Nationwide's House Price Index shows a 1.1% annual increase in May. The average price of a home is now £167,912. The month-on-month rise was 0.4%.
"It's not just prices - a number of measures of housing market activity have also started to move higher," said Robert Gardener, chief economist at building society Nationwide.
"In the first four months of 2013 the number of property transactions was running at around 5% above the monthly average prevailing in 2012.
"The number of mortgage approvals for house purchase in the first quarter of 2013 was also around 4% above last year's monthly average."
A cocktail of credit easing initiatives are in place to help ease the flow of credit into the real economy. The most significant of these are the Funding for Lending Scheme (FLS) and Help to Buy.
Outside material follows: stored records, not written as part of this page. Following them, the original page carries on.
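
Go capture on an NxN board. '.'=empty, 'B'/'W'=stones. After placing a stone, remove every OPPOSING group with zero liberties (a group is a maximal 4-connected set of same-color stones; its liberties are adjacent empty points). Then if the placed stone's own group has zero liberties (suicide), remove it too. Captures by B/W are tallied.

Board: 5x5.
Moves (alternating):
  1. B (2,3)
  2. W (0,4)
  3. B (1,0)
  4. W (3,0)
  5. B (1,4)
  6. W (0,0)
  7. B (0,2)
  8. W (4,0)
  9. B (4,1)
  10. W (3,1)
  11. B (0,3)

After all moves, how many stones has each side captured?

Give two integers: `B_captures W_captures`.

Move 1: B@(2,3) -> caps B=0 W=0
Move 2: W@(0,4) -> caps B=0 W=0
Move 3: B@(1,0) -> caps B=0 W=0
Move 4: W@(3,0) -> caps B=0 W=0
Move 5: B@(1,4) -> caps B=0 W=0
Move 6: W@(0,0) -> caps B=0 W=0
Move 7: B@(0,2) -> caps B=0 W=0
Move 8: W@(4,0) -> caps B=0 W=0
Move 9: B@(4,1) -> caps B=0 W=0
Move 10: W@(3,1) -> caps B=0 W=0
Move 11: B@(0,3) -> caps B=1 W=0

Answer: 1 0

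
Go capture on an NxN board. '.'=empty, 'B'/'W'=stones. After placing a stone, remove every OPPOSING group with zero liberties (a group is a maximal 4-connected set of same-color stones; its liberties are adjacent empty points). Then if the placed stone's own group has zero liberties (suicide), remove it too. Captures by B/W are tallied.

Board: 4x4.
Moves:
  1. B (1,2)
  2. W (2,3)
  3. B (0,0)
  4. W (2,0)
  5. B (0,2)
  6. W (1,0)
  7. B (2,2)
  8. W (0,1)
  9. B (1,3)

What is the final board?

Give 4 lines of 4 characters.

Answer: .WB.
W.BB
W.BW
....

Derivation:
Move 1: B@(1,2) -> caps B=0 W=0
Move 2: W@(2,3) -> caps B=0 W=0
Move 3: B@(0,0) -> caps B=0 W=0
Move 4: W@(2,0) -> caps B=0 W=0
Move 5: B@(0,2) -> caps B=0 W=0
Move 6: W@(1,0) -> caps B=0 W=0
Move 7: B@(2,2) -> caps B=0 W=0
Move 8: W@(0,1) -> caps B=0 W=1
Move 9: B@(1,3) -> caps B=0 W=1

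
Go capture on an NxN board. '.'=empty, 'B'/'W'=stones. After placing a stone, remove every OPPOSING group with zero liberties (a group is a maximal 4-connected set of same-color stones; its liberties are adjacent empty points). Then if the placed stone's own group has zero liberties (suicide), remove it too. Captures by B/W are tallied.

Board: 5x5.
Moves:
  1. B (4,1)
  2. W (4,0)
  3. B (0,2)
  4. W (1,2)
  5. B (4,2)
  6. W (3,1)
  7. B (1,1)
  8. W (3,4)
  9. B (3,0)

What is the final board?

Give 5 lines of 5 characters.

Move 1: B@(4,1) -> caps B=0 W=0
Move 2: W@(4,0) -> caps B=0 W=0
Move 3: B@(0,2) -> caps B=0 W=0
Move 4: W@(1,2) -> caps B=0 W=0
Move 5: B@(4,2) -> caps B=0 W=0
Move 6: W@(3,1) -> caps B=0 W=0
Move 7: B@(1,1) -> caps B=0 W=0
Move 8: W@(3,4) -> caps B=0 W=0
Move 9: B@(3,0) -> caps B=1 W=0

Answer: ..B..
.BW..
.....
BW..W
.BB..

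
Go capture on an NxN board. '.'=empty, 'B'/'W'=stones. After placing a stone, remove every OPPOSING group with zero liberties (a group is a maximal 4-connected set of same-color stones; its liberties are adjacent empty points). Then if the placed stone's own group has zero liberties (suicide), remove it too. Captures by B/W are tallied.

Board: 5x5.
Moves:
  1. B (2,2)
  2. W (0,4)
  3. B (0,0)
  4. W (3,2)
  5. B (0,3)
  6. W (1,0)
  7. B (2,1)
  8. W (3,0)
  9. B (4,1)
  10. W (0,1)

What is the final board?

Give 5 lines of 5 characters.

Move 1: B@(2,2) -> caps B=0 W=0
Move 2: W@(0,4) -> caps B=0 W=0
Move 3: B@(0,0) -> caps B=0 W=0
Move 4: W@(3,2) -> caps B=0 W=0
Move 5: B@(0,3) -> caps B=0 W=0
Move 6: W@(1,0) -> caps B=0 W=0
Move 7: B@(2,1) -> caps B=0 W=0
Move 8: W@(3,0) -> caps B=0 W=0
Move 9: B@(4,1) -> caps B=0 W=0
Move 10: W@(0,1) -> caps B=0 W=1

Answer: .W.BW
W....
.BB..
W.W..
.B...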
FLS, which sees banks offered cheap loans from the Bank of England in exchange for increased lending to the real economy, has brought down mortgage rates and deposit requirements.
In his 2013 Budget, Chancellor George Osborne unveiled the Help to Buy scheme, which offers significant support for the consumer mortgage market.
Help to Buy is split into two parts. The first is up to a 20% equity loan from the government to buyers of new build homes worth under £600,000.
The loan will be interest-free for the first five years, but must be repaid if the new home is sold by the borrower.
Its second strand is a mortgage guarantee, available to all homebuyers of both new and existing properties worth under £600,000.
Up to £130bn of home loans at commercial lenders will qualify for the guarantee.
Critics say the support for the mortgage market risks blowing another bubble in the property market as supply cannot even keep up with existing demand.
The current level of demand means around 250,000 new homes need to be built a year just to meet it. In 2012, fewer than 100,000 housing starts were made.